Replication files for the 2020 edition of USHMM's statistical risk assessment.
You should use the data stored in the repo, "prepared2019predictors-2020-08-10.RData". This is preferable to regenerating the data yourself, since doing so requires a host of anciliary files, pulling data from online sources, etc. We nevertheless include a folder containing the R files used to make the data (Make Data), for reference and replicability. Within this folder:
- "Adding in new data" is an R Markdown file that appends data for each country in 2019 to the prepared data through 2018.
- The input folder contains the data prepared through 2018 from last year's analysis: "prepared2018predictors_2_11_20.RData"
- The output folder contains the prepared data, updated through 2019: "prepared2019predictors-2020-08-10.RData"
- The output folder also contains an updated file with just the mass killing variables: "mkl_data.csv"
The main files of interest are likely in the Modelling folder.
- "run model" is an R Markdown file that takes the latest data ("prepared2019predictors-2020-08-10.RData") and generates forecasts. It allows you to input a vector of base years, from which you would like to generate one and two-year forecasts. The most relevant forecasts have been included in the results folder, generated from base year 2019, predicting outcomes in the next year (2020) and in the next two years (2020 and 2021).
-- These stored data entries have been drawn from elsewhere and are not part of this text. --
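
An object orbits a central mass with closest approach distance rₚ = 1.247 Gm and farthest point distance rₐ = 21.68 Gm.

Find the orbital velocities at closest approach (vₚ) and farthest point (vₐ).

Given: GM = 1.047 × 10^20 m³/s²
rₚ = 1.247 Gm = 1.247 × 10^9 m
rₐ = 21.68 Gm = 2.168 × 10^10 m
GM = 1.047 × 10^20 m³/s²
a = (rₚ + rₐ)/2 = 1.14635 × 10^10 m
Vis-viva: v² = GM (2/r − 1/a)
vₚ² = 1.047 × 10^20 × (1.60385 × 10^-9 − 8.72334 × 10^-11) = 1.5879 × 10^11 m²/s²
vₚ = 398484 m/s ≈ 398.5 km/s
vₐ² = 1.047 × 10^20 × (9.22509 × 10^-11 − 8.72334 × 10^-11) = 5.25335 × 10^8 m²/s²
vₐ = 22920.2 m/s ≈ 22.92 km/s

Final answer: vₚ = 398.5 km/s, vₐ = 22.92 km/s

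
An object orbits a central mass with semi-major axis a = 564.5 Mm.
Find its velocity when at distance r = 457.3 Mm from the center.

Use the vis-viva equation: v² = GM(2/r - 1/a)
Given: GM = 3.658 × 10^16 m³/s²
a = 564.5 Mm = 5.645 × 10^8 m
r = 457.3 Mm = 4.573 × 10^8 m
GM = 3.658 × 10^16 m³/s²
2/r − 1/a = 4.3735 × 10^-9 − 1.77148 × 10^-9 = 2.60202 × 10^-9 m⁻¹
v² = GM (2/r − 1/a) = 9.51818 × 10^7 m²/s²
v = 9756.12 m/s ≈ 9.756 km/s

Final answer: 9.756 km/s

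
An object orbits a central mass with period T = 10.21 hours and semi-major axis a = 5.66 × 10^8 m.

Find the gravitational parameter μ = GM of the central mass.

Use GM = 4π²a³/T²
T = 10.21 hours = 36756 s
a = 5.66 × 10^8 m
a³ = 1.81321 × 10^26 m³
T² = 1.351 × 10^9 s²
GM = 4π² × (1.81321 × 10^26) / (1.351 × 10^9) = 5.2985 × 10^18 m³/s²
GM ≈ 5.298 × 10^18 m³/s²

Final answer: GM = 5.298 × 10^18 m³/s²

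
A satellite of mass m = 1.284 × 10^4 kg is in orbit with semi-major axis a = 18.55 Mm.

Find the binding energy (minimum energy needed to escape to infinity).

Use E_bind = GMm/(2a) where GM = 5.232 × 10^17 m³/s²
a = 18.55 Mm = 1.855 × 10^7 m
GM = 5.232 × 10^17 m³/s²
m = 1.284 × 10^4 kg
GMm = 5.232 × 10^17 × 12840 = 6.71789 × 10^21 m³·kg/s²
2a = 3.71 × 10^7 m
E_bind = GMm/(2a) = 1.81075 × 10^14 J ≈ 181.1 TJ

Final answer: 181.1 TJ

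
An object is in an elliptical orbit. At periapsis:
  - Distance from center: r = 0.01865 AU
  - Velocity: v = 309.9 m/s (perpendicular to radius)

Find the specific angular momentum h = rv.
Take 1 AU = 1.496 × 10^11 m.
r = 0.01865 AU = 2.79004 × 10^9 m
v = 309.9 m/s
h = rv = 2.79004 × 10^9 × 309.9 = 8.64633 × 10^11 m²/s ≈ 8.646 × 10^11 m²/s

Final answer: h = 8.646 × 10^11 m²/s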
Note that if you choose to run the model for base years earlier than 2016, there is some missingness in the data that will prevent you from getting predicted probabilities for all 162 of the countries.
- "base2019-run-2020-08-18" and "base2019-coeffs-run-2020-08-18" are the outputs of the "run model" file. The former file shows the predicted probabilities for each country, and the latter shows the weights for each of the predictors selected.